The BLM said it believes about 3,000 wells/year would be affected by the rule, but added that “based on our experience in the field…[we believe] that operators are already controlling gas from drilling operations as a matter of safety and operating practice. Thus, we do not estimate costs associated with this requirement.

“Similarly, based on our professional experience in the field, we believe that operators are already controlling gas from workover operations on conventional wells as a matter of safety and operating practice, and there should be no compliance costs for this requirement.”

Royalty Provisions For New Competitive Leases

Currently, the royalty rate for onshore oil and gas leases is 12.5%, and the BLM has no discretion to raise the rate as conditions change. The new proposal would set the royalty rate for new competitive leases at or above 12.5%.

“Although the BLM does not currently propose to raise royalty rates, the proposed rule would allow the BLM to set a royalty rate for oil and gas produced from competitive oil and gas leases issued after the effective date of this rule of ‘not less than’ 12.5%,” the BLM said. It added that it “is not proposing any further changes to the royalty provisions governing new competitive oil and gas wells, but we are requesting comment on the use of a fluctuating royalty rate to incentivize reductions in flaring from new competitive leases.”

Reaction

On Monday, the American Petroleum Institute (API) and the Independent Petroleum Association of America (IPAA) referred to comments each organization made last month, when the rules were first unveiled.

“Federal data show crude oil production remained flat between 2009 and 2014 on federally controlled land while natural gas production declined 35%,” said Erik Milito, API’s director of upstream and industry operations. “By contrast, on private and state lands, where development does not need permission from the federal government, production increased 88% for crude and 43% for natural gas. These dramatically different trend lines are in large part a function of failed energy policy, not geology.”

Dan Naatz, IPAA’s senior vice president for government relations and political affairs, concurred.

“This is the latest in the string of bad policies released by this administration showing a lack of knowledge of how the oil and gas industry truly works,” Naatz said. “Imposing these new regulations will make it more expensive and harder for independent producers to operate, reducing America’s total energy production and preventing additional receipts from going back to the United States Treasury.
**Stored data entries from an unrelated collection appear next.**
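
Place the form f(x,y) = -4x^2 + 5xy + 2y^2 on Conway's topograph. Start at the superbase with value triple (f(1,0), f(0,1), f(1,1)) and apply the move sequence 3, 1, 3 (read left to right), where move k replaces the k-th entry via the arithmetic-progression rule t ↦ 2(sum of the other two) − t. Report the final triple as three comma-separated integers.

start (-4,2,3) = (f(1,0),f(0,1),f(1,1))
replace slot 3: 2·((-4)+2) − 3 = -7 → (-4,2,-7)
replace slot 1: 2·(2+(-7)) − (-4) = -6 → (-6,2,-7)
replace slot 3: 2·((-6)+2) − (-7) = -1 → (-6,2,-1)

-6,2,-1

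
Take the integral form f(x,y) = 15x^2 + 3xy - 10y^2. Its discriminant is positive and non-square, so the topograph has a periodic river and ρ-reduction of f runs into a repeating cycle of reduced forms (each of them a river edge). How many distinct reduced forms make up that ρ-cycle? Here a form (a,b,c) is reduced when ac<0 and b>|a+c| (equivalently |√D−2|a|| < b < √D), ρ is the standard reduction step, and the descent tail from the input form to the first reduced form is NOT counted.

D = 609, ⌊√D⌋ = 24
descent: ρ → (-10,17,8)  [lands on river]
river: ρ → (8,15,-12)
river: ρ → (-12,9,11)
river: ρ → (11,13,-10)
river: ρ → (-10,7,14)
river: ρ → (14,21,-3)
river: ρ → (-3,21,14)
river: ρ → (14,7,-10)
river: ρ → (-10,13,11)
river: ρ → (11,9,-12)
river: ρ → (-12,15,8)
river: ρ → (8,17,-10)
river: ρ → (-10,23,2)
river: ρ → (2,21,-21)
river: ρ → (-21,21,2)
river: ρ → (2,23,-10)
ρ-cycle length = 16 (tail of 1 descent step not counted)

16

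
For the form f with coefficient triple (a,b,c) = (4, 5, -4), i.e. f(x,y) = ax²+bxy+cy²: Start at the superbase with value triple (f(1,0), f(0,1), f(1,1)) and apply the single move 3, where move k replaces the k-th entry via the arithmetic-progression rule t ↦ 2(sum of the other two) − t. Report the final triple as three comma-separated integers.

start (4,-4,5) = (f(1,0),f(0,1),f(1,1))
replace slot 3: 2·(4+(-4)) − 5 = -5 → (4,-4,-5)

4,-4,-5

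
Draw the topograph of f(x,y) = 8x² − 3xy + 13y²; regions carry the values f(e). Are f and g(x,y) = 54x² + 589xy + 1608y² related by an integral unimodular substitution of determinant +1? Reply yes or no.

D₁ = -407, D₂ = -407
f: reduced (well bottom): (8,-3,13) with a≤c, −a<b≤a
g: translate: b→49 (≡589 mod 108), so (54,589,1608)→(54,49,13)
g: flip: (54,49,13)→(13,-49,54)
g: translate: b→3 (≡-49 mod 26), so (13,-49,54)→(13,3,8)
g: flip: (13,3,8)→(8,-3,13)
g: reduced (well bottom): (8,-3,13) with a≤c, −a<b≤a
reduced forms (8, -3, 13) vs (8, -3, 13) ⇒ equivalent

yes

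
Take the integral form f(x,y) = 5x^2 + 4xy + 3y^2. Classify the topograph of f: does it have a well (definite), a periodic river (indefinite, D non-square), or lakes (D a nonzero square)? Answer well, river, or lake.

D = b²−4ac = 4² − 4·5·3 = -44
D < 0 ⇒ definite ⇒ every region one sign ⇒ single well

well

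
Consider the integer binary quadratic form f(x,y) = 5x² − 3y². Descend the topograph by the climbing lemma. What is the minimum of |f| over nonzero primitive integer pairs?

descent: ρ → (-3,6,2)  [lands on river]
river: ρ → (2,6,-3)
closes: descent 1, river 2
min |a| on river = 2

2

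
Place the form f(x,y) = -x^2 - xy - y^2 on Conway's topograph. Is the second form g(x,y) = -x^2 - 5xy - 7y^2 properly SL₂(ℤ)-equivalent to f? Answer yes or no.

D₁ = -3, D₂ = -3
f is negative-definite; reduce −f:
−f: reduced (well bottom): (1,1,1) with a≤c, −a<b≤a
flip sign back: reduced form of f is (-1,-1,-1)
g is negative-definite; reduce −g:
−g: translate: b→1 (≡5 mod 2), so (1,5,7)→(1,1,1)
−g: reduced (well bottom): (1,1,1) with a≤c, −a<b≤a
flip sign back: reduced form of g is (-1,-1,-1)
reduced forms (-1, -1, -1) vs (-1, -1, -1) ⇒ equivalent

yes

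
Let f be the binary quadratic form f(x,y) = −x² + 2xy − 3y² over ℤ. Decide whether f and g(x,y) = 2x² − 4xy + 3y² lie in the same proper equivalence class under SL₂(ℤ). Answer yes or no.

D₁ = -8, D₂ = -8
f is negative-definite; reduce −f:
−f: translate: b→0 (≡-2 mod 2), so (1,-2,3)→(1,0,2)
−f: reduced (well bottom): (1,0,2) with a≤c, −a<b≤a
flip sign back: reduced form of f is (-1,0,-2)
g: translate: b→0 (≡-4 mod 4), so (2,-4,3)→(2,0,1)
g: flip: (2,0,1)→(1,0,2)
g: reduced (well bottom): (1,0,2) with a≤c, −a<b≤a
reduced forms (-1, 0, -2) vs (1, 0, 2) ⇒ inequivalent

no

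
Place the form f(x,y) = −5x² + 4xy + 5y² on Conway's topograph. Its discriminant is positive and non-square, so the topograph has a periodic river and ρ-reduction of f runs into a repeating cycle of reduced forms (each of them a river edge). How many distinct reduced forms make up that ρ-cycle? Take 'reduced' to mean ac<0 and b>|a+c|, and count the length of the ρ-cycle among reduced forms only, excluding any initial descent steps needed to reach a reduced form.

D = 116, ⌊√D⌋ = 10
river: ρ → (5,6,-4)
river: ρ → (-4,10,1)
river: ρ → (1,10,-4)
river: ρ → (-4,6,5)
river: ρ → (5,4,-5)
river: ρ → (-5,6,4)
river: ρ → (4,10,-1)
river: ρ → (-1,10,4)
river: ρ → (4,6,-5)
river: ρ → (-5,4,5)
ρ-cycle length = 10 (tail of 0 descent steps not counted)

10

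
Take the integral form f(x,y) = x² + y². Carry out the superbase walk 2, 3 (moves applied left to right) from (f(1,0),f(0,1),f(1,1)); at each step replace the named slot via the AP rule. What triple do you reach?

start (1,1,2) = (f(1,0),f(0,1),f(1,1))
replace slot 2: 2·(1+2) − 1 = 5 → (1,5,2)
replace slot 3: 2·(1+5) − 2 = 10 → (1,5,10)

1,5,10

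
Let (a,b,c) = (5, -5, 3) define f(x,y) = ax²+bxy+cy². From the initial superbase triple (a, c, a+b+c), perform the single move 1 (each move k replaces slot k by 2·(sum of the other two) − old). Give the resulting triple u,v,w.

start (5,3,3) = (f(1,0),f(0,1),f(1,1))
replace slot 1: 2·(3+3) − 5 = 7 → (7,3,3)

7,3,3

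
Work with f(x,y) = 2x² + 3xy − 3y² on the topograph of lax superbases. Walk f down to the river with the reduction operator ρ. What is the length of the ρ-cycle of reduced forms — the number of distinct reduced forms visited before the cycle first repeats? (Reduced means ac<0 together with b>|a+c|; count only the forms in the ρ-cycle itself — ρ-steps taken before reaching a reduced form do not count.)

D = 33, ⌊√D⌋ = 5
river: ρ → (-3,3,2)
river: ρ → (2,5,-1)
river: ρ → (-1,5,2)
river: ρ → (2,3,-3)
ρ-cycle length = 4 (tail of 0 descent steps not counted)

4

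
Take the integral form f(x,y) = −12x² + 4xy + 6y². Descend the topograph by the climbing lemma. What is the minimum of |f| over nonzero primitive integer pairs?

descent: ρ → (6,8,-10)  [lands on river]
river: ρ → (-10,12,4)
river: ρ → (4,12,-10)
river: ρ → (-10,8,6)
river: ρ → (6,16,-2)
river: ρ → (-2,16,6)
closes: descent 1, river 6
min |a| on river = 2

2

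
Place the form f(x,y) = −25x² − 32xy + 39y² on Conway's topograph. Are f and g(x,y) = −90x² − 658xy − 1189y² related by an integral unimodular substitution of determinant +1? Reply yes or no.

D₁ = 4924, D₂ = 4924
river cycle of f (length 44): (39, 32, -25), (-25, 68, 3), (3, 70, -2), (-2, 70, 3), (3, 68, -25), (-25, 32, 39), (39, 46, -18), (-18, 62, 15), (15, 58, -26), (-26, 46, 27), … (34 more)
river cycle of g (length 44): (3, 70, -2), (-2, 70, 3), (3, 68, -25), (-25, 32, 39), (39, 46, -18), (-18, 62, 15), (15, 58, -26), (-26, 46, 27), (27, 62, -10), (-10, 58, 39), … (34 more)
cycles coincide ⇒ equivalent

yes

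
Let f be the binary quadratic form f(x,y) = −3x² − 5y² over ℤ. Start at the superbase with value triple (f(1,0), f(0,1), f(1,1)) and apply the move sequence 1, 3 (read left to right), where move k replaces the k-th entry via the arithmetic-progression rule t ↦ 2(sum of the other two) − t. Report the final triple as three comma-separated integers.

start (-3,-5,-8) = (f(1,0),f(0,1),f(1,1))
replace slot 1: 2·((-5)+(-8)) − (-3) = -23 → (-23,-5,-8)
replace slot 3: 2·((-23)+(-5)) − (-8) = -48 → (-23,-5,-48)

-23,-5,-48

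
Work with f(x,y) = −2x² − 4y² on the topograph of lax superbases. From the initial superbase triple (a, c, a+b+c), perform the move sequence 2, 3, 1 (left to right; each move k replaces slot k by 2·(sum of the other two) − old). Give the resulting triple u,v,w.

start (-2,-4,-6) = (f(1,0),f(0,1),f(1,1))
replace slot 2: 2·((-2)+(-6)) − (-4) = -12 → (-2,-12,-6)
replace slot 3: 2·((-2)+(-12)) − (-6) = -22 → (-2,-12,-22)
replace slot 1: 2·((-12)+(-22)) − (-2) = -66 → (-66,-12,-22)

-66,-12,-22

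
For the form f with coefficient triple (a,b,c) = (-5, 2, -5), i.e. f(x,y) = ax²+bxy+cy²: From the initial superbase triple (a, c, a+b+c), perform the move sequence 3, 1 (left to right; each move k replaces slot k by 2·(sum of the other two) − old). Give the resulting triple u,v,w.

start (-5,-5,-8) = (f(1,0),f(0,1),f(1,1))
replace slot 3: 2·((-5)+(-5)) − (-8) = -12 → (-5,-5,-12)
replace slot 1: 2·((-5)+(-12)) − (-5) = -29 → (-29,-5,-12)

-29,-5,-12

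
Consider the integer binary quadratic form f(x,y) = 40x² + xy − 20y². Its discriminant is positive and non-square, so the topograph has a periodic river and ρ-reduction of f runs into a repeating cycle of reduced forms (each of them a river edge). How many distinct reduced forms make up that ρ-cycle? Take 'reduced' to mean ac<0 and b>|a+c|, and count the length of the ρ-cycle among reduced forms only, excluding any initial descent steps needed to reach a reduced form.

D = 3201, ⌊√D⌋ = 56
descent: ρ → (-20,39,21)  [lands on river]
river: ρ → (21,45,-14)
river: ρ → (-14,39,30)
river: ρ → (30,21,-23)
river: ρ → (-23,25,28)
river: ρ → (28,31,-20)
river: ρ → (-20,49,10)
river: ρ → (10,51,-15)
river: ρ → (-15,39,28)
river: ρ → (28,17,-26)
river: ρ → (-26,35,19)
river: ρ → (19,41,-20)
ρ-cycle length = 12 (tail of 1 descent step not counted)

12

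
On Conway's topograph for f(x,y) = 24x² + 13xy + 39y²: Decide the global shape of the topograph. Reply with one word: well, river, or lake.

D = b²−4ac = 13² − 4·24·39 = -3575
D < 0 ⇒ definite ⇒ every region one sign ⇒ single well

well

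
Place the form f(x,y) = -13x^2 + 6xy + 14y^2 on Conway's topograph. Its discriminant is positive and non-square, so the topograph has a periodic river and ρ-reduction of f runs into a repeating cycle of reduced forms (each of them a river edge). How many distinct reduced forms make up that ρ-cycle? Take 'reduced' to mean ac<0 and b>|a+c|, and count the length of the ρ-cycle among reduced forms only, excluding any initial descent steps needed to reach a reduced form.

D = 764, ⌊√D⌋ = 27
river: ρ → (14,22,-5)
river: ρ → (-5,18,22)
river: ρ → (22,26,-1)
river: ρ → (-1,26,22)
river: ρ → (22,18,-5)
river: ρ → (-5,22,14)
river: ρ → (14,6,-13)
river: ρ → (-13,20,7)
river: ρ → (7,22,-10)
river: ρ → (-10,18,11)
river: ρ → (11,26,-2)
river: ρ → (-2,26,11)
river: ρ → (11,18,-10)
river: ρ → (-10,22,7)
river: ρ → (7,20,-13)
river: ρ → (-13,6,14)
ρ-cycle length = 16 (tail of 0 descent steps not counted)

16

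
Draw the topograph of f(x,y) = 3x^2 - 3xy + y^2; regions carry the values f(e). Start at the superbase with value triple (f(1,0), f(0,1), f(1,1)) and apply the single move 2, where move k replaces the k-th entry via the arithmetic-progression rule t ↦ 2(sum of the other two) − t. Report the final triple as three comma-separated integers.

start (3,1,1) = (f(1,0),f(0,1),f(1,1))
replace slot 2: 2·(3+1) − 1 = 7 → (3,7,1)

3,7,1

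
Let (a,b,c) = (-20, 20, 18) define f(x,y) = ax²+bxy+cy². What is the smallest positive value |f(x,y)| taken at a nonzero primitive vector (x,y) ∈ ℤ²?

river: ρ → (18,16,-22)
river: ρ → (-22,28,12)
river: ρ → (12,20,-30)
river: ρ → (-30,40,2)
river: ρ → (2,40,-30)
river: ρ → (-30,20,12)
river: ρ → (12,28,-22)
river: ρ → (-22,16,18)
river: ρ → (18,20,-20)
river: ρ → (-20,20,18)
closes: descent 0, river 10
min |a| on river = 2

2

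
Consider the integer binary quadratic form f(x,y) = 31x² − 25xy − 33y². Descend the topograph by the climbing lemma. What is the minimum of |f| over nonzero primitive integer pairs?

descent: ρ → (-33,25,31)  [lands on river]
river: ρ → (31,37,-27)
river: ρ → (-27,17,41)
river: ρ → (41,65,-3)
river: ρ → (-3,67,19)
river: ρ → (19,47,-33)
river: ρ → (-33,19,33)
river: ρ → (33,47,-19)
river: ρ → (-19,67,3)
river: ρ → (3,65,-41)
river: ρ → (-41,17,27)
river: ρ → (27,37,-31)
river: ρ → (-31,25,33)
river: ρ → (33,41,-23)
river: ρ → (-23,51,23)
river: ρ → (23,41,-33)
closes: descent 1, river 16
min |a| on river = 3

3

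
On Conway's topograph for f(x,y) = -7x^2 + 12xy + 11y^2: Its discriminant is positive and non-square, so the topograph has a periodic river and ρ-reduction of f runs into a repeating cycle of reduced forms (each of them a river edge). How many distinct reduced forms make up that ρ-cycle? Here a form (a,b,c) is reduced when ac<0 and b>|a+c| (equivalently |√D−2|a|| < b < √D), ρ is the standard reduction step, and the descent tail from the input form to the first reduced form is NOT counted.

D = 452, ⌊√D⌋ = 21
river: ρ → (11,10,-8)
river: ρ → (-8,6,13)
river: ρ → (13,20,-1)
river: ρ → (-1,20,13)
river: ρ → (13,6,-8)
river: ρ → (-8,10,11)
river: ρ → (11,12,-7)
river: ρ → (-7,16,7)
river: ρ → (7,12,-11)
river: ρ → (-11,10,8)
river: ρ → (8,6,-13)
river: ρ → (-13,20,1)
river: ρ → (1,20,-13)
river: ρ → (-13,6,8)
river: ρ → (8,10,-11)
river: ρ → (-11,12,7)
river: ρ → (7,16,-7)
river: ρ → (-7,12,11)
ρ-cycle length = 18 (tail of 0 descent steps not counted)

18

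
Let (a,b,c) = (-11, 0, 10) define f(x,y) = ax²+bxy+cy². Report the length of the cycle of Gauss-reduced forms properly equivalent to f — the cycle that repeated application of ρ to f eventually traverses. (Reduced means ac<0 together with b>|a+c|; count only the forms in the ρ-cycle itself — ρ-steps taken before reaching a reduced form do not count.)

D = 440, ⌊√D⌋ = 20
descent: ρ → (10,20,-1)  [lands on river]
river: ρ → (-1,20,10)
ρ-cycle length = 2 (tail of 1 descent step not counted)

2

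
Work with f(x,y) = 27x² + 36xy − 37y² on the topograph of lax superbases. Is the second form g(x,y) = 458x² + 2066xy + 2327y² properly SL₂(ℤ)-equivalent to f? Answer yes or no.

D₁ = 5292, D₂ = 5292
river cycle of f (length 14): (-37, 38, 26), (26, 66, -9), (-9, 60, 47), (47, 34, -22), (-22, 54, 27), (27, 54, -22), (-22, 34, 47), (47, 60, -9), (-9, 66, 26), (26, 38, -37), … (4 more)
river cycle of g (length 14): (27, 36, -37), (-37, 38, 26), (26, 66, -9), (-9, 60, 47), (47, 34, -22), (-22, 54, 27), (27, 54, -22), (-22, 34, 47), (47, 60, -9), (-9, 66, 26), … (4 more)
cycles coincide ⇒ equivalent

yes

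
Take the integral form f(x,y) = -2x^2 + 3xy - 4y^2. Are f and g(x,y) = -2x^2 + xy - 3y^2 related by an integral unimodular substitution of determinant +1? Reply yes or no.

D₁ = -23, D₂ = -23
f is negative-definite; reduce −f:
−f: translate: b→1 (≡-3 mod 4), so (2,-3,4)→(2,1,3)
−f: reduced (well bottom): (2,1,3) with a≤c, −a<b≤a
flip sign back: reduced form of f is (-2,-1,-3)
g is negative-definite; reduce −g:
−g: reduced (well bottom): (2,-1,3) with a≤c, −a<b≤a
flip sign back: reduced form of g is (-2,1,-3)
reduced forms (-2, -1, -3) vs (-2, 1, -3) ⇒ inequivalent

no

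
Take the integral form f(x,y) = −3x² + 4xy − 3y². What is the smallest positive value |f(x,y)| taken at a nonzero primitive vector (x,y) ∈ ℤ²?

translate: b→2 (≡-4 mod 6), so (3,-4,3)→(3,2,2)
flip: (3,2,2)→(2,-2,3)
translate: b→2 (≡-2 mod 4), so (2,-2,3)→(2,2,3)
reduced (well bottom): (2,2,3) with a≤c, −a<b≤a
well minimum |f| = |-2| = 2 (negative-definite)

2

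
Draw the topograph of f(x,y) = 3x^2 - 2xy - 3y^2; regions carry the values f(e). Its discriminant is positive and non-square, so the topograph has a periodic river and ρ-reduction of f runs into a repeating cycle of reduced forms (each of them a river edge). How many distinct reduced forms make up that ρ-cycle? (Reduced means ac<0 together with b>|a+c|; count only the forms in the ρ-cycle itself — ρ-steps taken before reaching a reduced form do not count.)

D = 40, ⌊√D⌋ = 6
descent: ρ → (-3,2,3)  [lands on river]
river: ρ → (3,4,-2)
river: ρ → (-2,4,3)
river: ρ → (3,2,-3)
river: ρ → (-3,4,2)
river: ρ → (2,4,-3)
ρ-cycle length = 6 (tail of 1 descent step not counted)

6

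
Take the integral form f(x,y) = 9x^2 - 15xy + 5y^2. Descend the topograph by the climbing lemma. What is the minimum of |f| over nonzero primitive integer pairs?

descent: ρ → (5,5,-1)  [lands on river]
river: ρ → (-1,5,5)
closes: descent 1, river 2
min |a| on river = 1

1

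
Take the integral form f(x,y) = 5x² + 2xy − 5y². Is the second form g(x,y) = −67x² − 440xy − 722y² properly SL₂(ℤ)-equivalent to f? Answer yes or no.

D₁ = 104, D₂ = 104
river cycle of f (length 6): (-5, 8, 2), (2, 8, -5), (-5, 2, 5), (5, 8, -2), (-2, 8, 5), (5, 2, -5)
river cycle of g (length 6): (-5, 8, 2), (2, 8, -5), (-5, 2, 5), (5, 8, -2), (-2, 8, 5), (5, 2, -5)
cycles coincide ⇒ equivalent

yes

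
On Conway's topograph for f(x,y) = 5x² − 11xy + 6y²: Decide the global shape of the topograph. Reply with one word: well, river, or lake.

D = b²−4ac = (-11)² − 4·5·6 = 1
D = 1² is a perfect square ⇒ form factors over ℤ ⇒ lakes

lake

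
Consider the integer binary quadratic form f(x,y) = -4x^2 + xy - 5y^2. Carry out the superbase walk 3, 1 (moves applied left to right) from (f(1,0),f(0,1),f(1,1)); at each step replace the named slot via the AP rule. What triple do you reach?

start (-4,-5,-8) = (f(1,0),f(0,1),f(1,1))
replace slot 3: 2·((-4)+(-5)) − (-8) = -10 → (-4,-5,-10)
replace slot 1: 2·((-5)+(-10)) − (-4) = -26 → (-26,-5,-10)

-26,-5,-10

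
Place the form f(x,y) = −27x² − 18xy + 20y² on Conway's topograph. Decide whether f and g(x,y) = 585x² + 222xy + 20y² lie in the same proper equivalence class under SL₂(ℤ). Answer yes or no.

D₁ = 2484, D₂ = 2484
river cycle of f (length 10): (20, 18, -27), (-27, 36, 11), (11, 30, -36), (-36, 42, 5), (5, 48, -9), (-9, 42, 20), (20, 38, -13), (-13, 40, 17), (17, 28, -25), (-25, 22, 20)
river cycle of g (length 10): (20, 18, -27), (-27, 36, 11), (11, 30, -36), (-36, 42, 5), (5, 48, -9), (-9, 42, 20), (20, 38, -13), (-13, 40, 17), (17, 28, -25), (-25, 22, 20)
cycles coincide ⇒ equivalent

yes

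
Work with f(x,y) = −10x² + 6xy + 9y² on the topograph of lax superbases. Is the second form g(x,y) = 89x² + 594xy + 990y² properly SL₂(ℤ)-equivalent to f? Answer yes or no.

D₁ = 396, D₂ = 396
river cycle of f (length 4): (9, 12, -7), (-7, 16, 5), (5, 14, -10), (-10, 6, 9)
river cycle of g (length 4): (9, 12, -7), (-7, 16, 5), (5, 14, -10), (-10, 6, 9)
cycles coincide ⇒ equivalent

yes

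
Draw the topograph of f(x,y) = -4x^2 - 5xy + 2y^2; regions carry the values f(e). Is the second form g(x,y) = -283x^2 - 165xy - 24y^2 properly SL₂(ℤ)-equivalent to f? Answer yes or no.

D₁ = 57, D₂ = 57
river cycle of f (length 6): (2, 5, -4), (-4, 3, 3), (3, 3, -4), (-4, 5, 2), (2, 7, -1), (-1, 7, 2)
river cycle of g (length 6): (-4, 3, 3), (3, 3, -4), (-4, 5, 2), (2, 7, -1), (-1, 7, 2), (2, 5, -4)
cycles coincide ⇒ equivalent

yes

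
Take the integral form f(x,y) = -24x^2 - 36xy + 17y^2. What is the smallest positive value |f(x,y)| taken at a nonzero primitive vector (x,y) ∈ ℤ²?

descent: ρ → (17,36,-24)  [lands on river]
river: ρ → (-24,12,29)
river: ρ → (29,46,-7)
river: ρ → (-7,52,8)
river: ρ → (8,44,-31)
river: ρ → (-31,18,21)
river: ρ → (21,24,-28)
river: ρ → (-28,32,17)
closes: descent 1, river 8
min |a| on river = 7

7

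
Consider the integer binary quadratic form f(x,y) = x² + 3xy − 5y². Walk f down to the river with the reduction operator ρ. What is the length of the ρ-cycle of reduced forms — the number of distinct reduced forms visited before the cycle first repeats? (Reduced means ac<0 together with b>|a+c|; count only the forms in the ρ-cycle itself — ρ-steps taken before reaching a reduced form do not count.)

D = 29, ⌊√D⌋ = 5
descent: ρ → (-5,-3,1)
descent: ρ → (1,5,-1)  [lands on river]
river: ρ → (-1,5,1)
ρ-cycle length = 2 (tail of 2 descent steps not counted)

2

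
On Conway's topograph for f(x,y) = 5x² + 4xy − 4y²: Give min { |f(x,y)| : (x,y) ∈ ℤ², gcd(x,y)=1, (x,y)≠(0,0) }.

river: ρ → (-4,4,5)
river: ρ → (5,6,-3)
river: ρ → (-3,6,5)
river: ρ → (5,4,-4)
closes: descent 0, river 4
min |a| on river = 3

3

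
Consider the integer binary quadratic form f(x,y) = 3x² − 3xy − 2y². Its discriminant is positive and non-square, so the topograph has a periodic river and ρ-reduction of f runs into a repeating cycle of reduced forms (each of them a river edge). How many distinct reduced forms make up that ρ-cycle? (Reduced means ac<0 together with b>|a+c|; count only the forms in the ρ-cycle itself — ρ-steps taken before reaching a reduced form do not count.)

D = 33, ⌊√D⌋ = 5
descent: ρ → (-2,3,3)  [lands on river]
river: ρ → (3,3,-2)
river: ρ → (-2,5,1)
river: ρ → (1,5,-2)
ρ-cycle length = 4 (tail of 1 descent step not counted)

4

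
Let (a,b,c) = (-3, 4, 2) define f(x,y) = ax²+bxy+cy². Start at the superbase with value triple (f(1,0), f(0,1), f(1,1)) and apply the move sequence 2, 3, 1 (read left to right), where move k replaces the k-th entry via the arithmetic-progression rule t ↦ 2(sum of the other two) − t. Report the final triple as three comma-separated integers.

start (-3,2,3) = (f(1,0),f(0,1),f(1,1))
replace slot 2: 2·((-3)+3) − 2 = -2 → (-3,-2,3)
replace slot 3: 2·((-3)+(-2)) − 3 = -13 → (-3,-2,-13)
replace slot 1: 2·((-2)+(-13)) − (-3) = -27 → (-27,-2,-13)

-27,-2,-13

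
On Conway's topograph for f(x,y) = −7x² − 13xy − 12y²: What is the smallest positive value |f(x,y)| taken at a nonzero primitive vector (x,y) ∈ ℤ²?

translate: b→-1 (≡13 mod 14), so (7,13,12)→(7,-1,6)
flip: (7,-1,6)→(6,1,7)
reduced (well bottom): (6,1,7) with a≤c, −a<b≤a
well minimum |f| = |-6| = 6 (negative-definite)

6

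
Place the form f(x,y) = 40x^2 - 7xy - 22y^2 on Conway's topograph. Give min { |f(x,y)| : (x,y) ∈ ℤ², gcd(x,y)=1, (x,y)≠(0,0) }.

descent: ρ → (-22,51,11)  [lands on river]
river: ρ → (11,59,-2)
river: ρ → (-2,57,40)
river: ρ → (40,23,-19)
river: ρ → (-19,53,10)
river: ρ → (10,47,-34)
river: ρ → (-34,21,23)
river: ρ → (23,25,-32)
river: ρ → (-32,39,16)
river: ρ → (16,57,-5)
river: ρ → (-5,53,38)
river: ρ → (38,23,-20)
river: ρ → (-20,57,4)
river: ρ → (4,55,-34)
river: ρ → (-34,13,25)
river: ρ → (25,37,-22)
closes: descent 1, river 16
min |a| on river = 2

2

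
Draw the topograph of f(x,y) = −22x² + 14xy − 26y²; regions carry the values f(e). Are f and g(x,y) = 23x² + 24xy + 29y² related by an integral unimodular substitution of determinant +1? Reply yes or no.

D₁ = -2092, D₂ = -2092
f is negative-definite; reduce −f:
−f: reduced (well bottom): (22,-14,26) with a≤c, −a<b≤a
flip sign back: reduced form of f is (-22,14,-26)
g: translate: b→-22 (≡24 mod 46), so (23,24,29)→(23,-22,28)
g: reduced (well bottom): (23,-22,28) with a≤c, −a<b≤a
reduced forms (-22, 14, -26) vs (23, -22, 28) ⇒ inequivalent

no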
“Making matters worse, lifting the royalty rate ceiling simply leaves the door open for the federal government to increase rates on producers down the road. This will change the predictability and certainty for operators on federal lands, making it harder to plan and commit to long-term projects. With oil and natural gas prices currently at their lowest in decades, now is the worst time to raise fees on America’s independent producers.”